As policymakers, providers and payers continue to tinker with alternatives to an ailing fee-for-service delivery model, physicians are increasingly being called upon to help lead the transformation. Roughly 5% of hospital leaders were physicians in 2014, according to the American Association for Physician Leadership, and anecdotal evidence suggests that is rising. Frequently, physicians are being thrust into leadership roles without being given the tools necessary to succeed, said CEO Dr. Peter Angood. He recently spoke with Modern Healthcare Managing Editor Matthew Weinstock. The following is an edited transcript.
Modern Healthcare: How well-prepared are physicians to move into leadership roles within their organizations?
Dr. Peter Angood: It’s variable. There are individuals who proactively seek out some additional education, some knowledge and some experience. There are mature organizations that also recognize if they are going to really leverage the physicians’ experience, they need to provide them with the additional knowledge and experiences and the skills to really assume these roles.
However, in the industry, both on the individual and on the organizational side, there’s an assumption that because you are a successful physician in your practice and the community seems to highly regard you, that you will be a good leader. That isn’t always the case. Yes, some succeed by just pure raw talent, but more often than not, the complexity of our industry is such that you need added talents. Unfortunately, those who just kind of trickle in or fall into those roles tend to fail or not succeed as best as they could.
MH: What steps can an organization take to get their physicians ready? Where do they start?
Angood: If an organization understands itself well enough that it wants to have physicians better engaged, integrated and moving into leadership roles, they should be taking a hard look at what they are really trying to accomplish with those roles, identify those needs and then start to target individuals who could potentially move into those roles. As they target those individuals, there also needs to be a stage of, “Do those individuals really have the capabilities?”
So there are two levels of needs assessment: the organizational one, and the identified leadership group of physicians and what are truly their aptitudes and capabilities.
MH: How critical is it for physicians to move into leadership roles now?
Angood: Healthcare is an inherently complex industry and is always going to be a complex industry. As new models of care are brought into place, as new financial models are put into place, it becomes evident that the physicians who are well-skilled clinically and have successful outcomes, when they are trained well with leadership and management skills, that dual skill set really winds up being able to drive organizations in a much more efficient way toward quality, safety, value and better outcomes overall.
There is a trend in our industry that really makes it ripe for physicians to pursue that type of a trajectory and also for the organizations to recognize that if they get their physicians integrated better into leadership roles, that organization will perform better. Patient outcomes will be better and their patient satisfaction will become better overall.
MH: What kind of data have you seen to suggest that physician-led organizations are doing well with alternative payment models?

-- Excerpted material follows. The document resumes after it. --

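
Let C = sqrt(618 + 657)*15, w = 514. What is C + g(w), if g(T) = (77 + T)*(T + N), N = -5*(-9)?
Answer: 330369 + 75*sqrt(51) ≈ 3.3090e+5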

Angood: When you look critically at data on accountable care organizations over the first few years, the better performing ACOs are physician-led. They are the ones that are typically getting their benefits and their shared-savings payments. As well, when you look at some data where physicians are CEOs and compare their quality data on established metrics, there can be a 25% to 33% improvement in those quality metrics.
MH: What are you seeing in rural or smaller hospitals when it comes to engaging with physician leaders?
Angood: We still have a high degree of variability in terms of the relationships between the medical staff of the hospital and administrators. Where there is a healthy relationship between the medical staff and the hospital, then in those smaller places there is typically good interpersonal relationships as well.
What we see, and what I think works, is as a transition step to evolve into the so-called dyad model, where you bring a nonclinical administrative leader or the CEO together with a clinical leader and then clarify what that relationship really is and how they work in a synergistic way to really make that place work better. The dyad models that don’t do well are the ones where you just sort of say, “Well, let me do all this administrative stuff as the CEO, and you just go do all that patient stuff.”
For organizations that may not have as healthy a relationship between the medical staff and the administrative leadership, the first step is to determine how to help get a better relationship going. There might be a need for some test projects to begin integrating physician and administrative teams. That could even be something as simple as a committee working on safety.
MH: Let’s talk a little bit about burnout. What are you seeing among your members and physician community, in general? What’s being done to address this?
Angood: Morale in the healthcare workforce is a big issue, and it is not just the physicians, it’s nurses, it’s other ancillary healthcare providers. It’s a reflection on the complexity of the industry. And good people with high levels of idealism or altruism are getting frustrated by the increasing complexity. So it’s a real thing.
What we are seeing so far is more of a reaction by the industry to help individuals with their coping skills and their coping mechanisms to improve their mindfulness. As an organization, we feel that’s certainly an important piece of this, but we are taking approaches that are a bit more holistic in terms of helping the individual, as a human, get better and have better context for themselves as a professional. Then, how do we help them with developing a set of solutions and commitments to helping their organization, helping the healthcare industry, in a broader sense, improve itself?
When you don’t understand or don’t have the context, then you get frustrated and you get grumpy and you get demoralized.